Scientists have developed a photoelectrode that has the potential to harvest 85 percent of visible light in a 30 nanometers-thin semiconductor layer between gold layers, which can convert light energy 11 times more efficiently as compared to most previous methods.
On the path to making a sustainable society, there exists an ever-increasing demand for revolutionary solar cells or artificial photosynthesis systems that can use visible light energy from the sun while only working with as few materials as possible.
The research team was led by Professor Hiroaki Misawa from the Research Institute for Electronic Science at Hokkaido University, and it has been trying to develop a photoelectrode that can harvest visible light across a wide spectral range by utilizing the potential of gold nanoparticles that are loaded on a semiconductor. But the mere application of a layer of gold nanoparticles did not provide a sufficient amount of light absorption, because these particles took in light with only a narrow spectral range.
In a study published in Nature Nanotechnology, the research team talks about how they sandwiched a semiconductor, a 30-nanometer titanium dioxide thin-film, between a 100-nanometer gold film and gold nanoparticles to improve light absorption. When the system is exposed to light from the gold nanoparticle side, the gold film functioned as a mirror. It trapped the light in a cavity between the two gold layers and led to the nanoparticles absorbing more light.

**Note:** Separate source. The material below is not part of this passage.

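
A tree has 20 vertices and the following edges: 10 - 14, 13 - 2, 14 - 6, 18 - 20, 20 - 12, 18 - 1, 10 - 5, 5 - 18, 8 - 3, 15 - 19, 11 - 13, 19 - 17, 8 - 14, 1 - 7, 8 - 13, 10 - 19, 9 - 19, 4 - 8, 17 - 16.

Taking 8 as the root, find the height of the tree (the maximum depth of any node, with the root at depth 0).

6

12 sits deepest: 8 – 14 – 10 – 5 – 18 – 20 – 12 — 6 edges from the root.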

The researchers were surprised to see that more than 85 percent of all visible light was harvested by the photoelectrode- this is much more efficient than most previous methods that have tried to achieve the same. Gold nanoparticles are noted to exhibit a phenomenon called localized plasmon resonance which can absorb a certain wavelength of light.
“Our photoelectrode successfully created a new condition in which plasmon and visible light trapped in the titanium oxide layer strongly interact, allowing light with a broad range of wavelengths to be absorbed by gold nanoparticles,” says Hiroaki Misawa.
When these gold nanoparticles absorb light, it leads to additional energy that can trigger electron excitation in the gold, which then transfers these electrons to the semiconductor. “The light energy conversion efficiency is 11 times higher than those without light-trapping functions,” Misawa explained.
This boosted efficiency of the ‘gold sandwich’ also led to an enhanced water splitting: the electrons reduced hydrogen ions to hydrogen, while the remaining electron holes led to the oxidization of water that produced oxygen –which is a promising process to yield clean energy.
“Using very small amounts of material, this photoelectrode enables an efficient conversion of sunlight into renewable energy, further contributing to the realization of a sustainable society,” concluded the research team.